Files Requiring Changes

  • tls/src/main/java/org/bouncycastle/jsse/provider/ProvSSLEngine.java:680
  • tls/src/main/java/org/bouncycastle/jsse/provider/ProvSSLSocketDirect.java:465
  • tls/src/main/java/org/bouncycastle/jsse/provider/ProvSSLSocketWrap.java:654

Impact

  • Backward Compatible: No breaking changes
  • Improves Compatibility: Aligns with Oracle JSSE behavior
  • Enables Common Use Cases: Certificate validation metadata storage
  • Minimal Code Change: 3-line addition per affected method

Use Case

Storing certificate verification results, extracted certificate attributes, or security context data during TLS handshake for later application use without requiring external storage mechanisms.

steffen-heil-secforge avatar Jul 30 '25 18:07 steffen-heil-secforge

While this behavior isn't explicitly specified, it has caused actual application failures when migrating from Oracle JSSE to BC JSSE. Our application relies on storing certificate validation metadata in the handshake session during X509TrustManager.checkServerTrusted() and accessing it later - this works with Oracle JSSE but fails with BC JSSE.

The inconsistency between implementations created an unexpected migration barrier.

steffen-heil-secforge avatar Jul 30 '25 18:07 steffen-heil-secforge

SunJSSE appears to use a single instance for the session (handshake and cached/final), although it's a lot of code to trace through to understand exactly what's going on there.

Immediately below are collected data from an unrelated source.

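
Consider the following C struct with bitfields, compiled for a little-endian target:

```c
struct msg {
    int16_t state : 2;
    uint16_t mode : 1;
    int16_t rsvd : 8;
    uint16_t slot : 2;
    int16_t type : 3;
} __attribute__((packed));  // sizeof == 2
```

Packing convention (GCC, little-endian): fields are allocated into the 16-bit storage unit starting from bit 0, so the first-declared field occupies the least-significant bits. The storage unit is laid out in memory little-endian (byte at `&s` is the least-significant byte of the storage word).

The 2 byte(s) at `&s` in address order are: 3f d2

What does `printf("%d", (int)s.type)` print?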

In general we could probably stand to move closer to that for compatibility reasons.

If the "single instance" idea is right, then any value puts to the session, whether via the "handshake session", the "final session", or a "resumed session" should all be mutually visible, and it would be worth verifying this behaviour before deciding the approach in BC.

If it pans out, we could accomplish similar behaviour at least for the value bindings if we just make ProvSSLSessionBase#valueMap a ConcurrentHashMap and then propagate that single instance from ProvSSLSessionHandshake -> ProvSSLSession (note that #2137 only snapshots the state) -> ProvSSLSessionResumed (#2137 doesn't make values visible during resumption handshake).

peterdettman avatar Jul 31 '25 08:07 peterdettman

I have now confirmed the "single instance" behaviour testing with the SunJSSE provider, so I went ahead and updated BCJSSE to also share a single ConcurrentHashMap across all stages of the session lifecycle.

In particular, session bindings created using putValue on the handshake session will now be available on the connection session.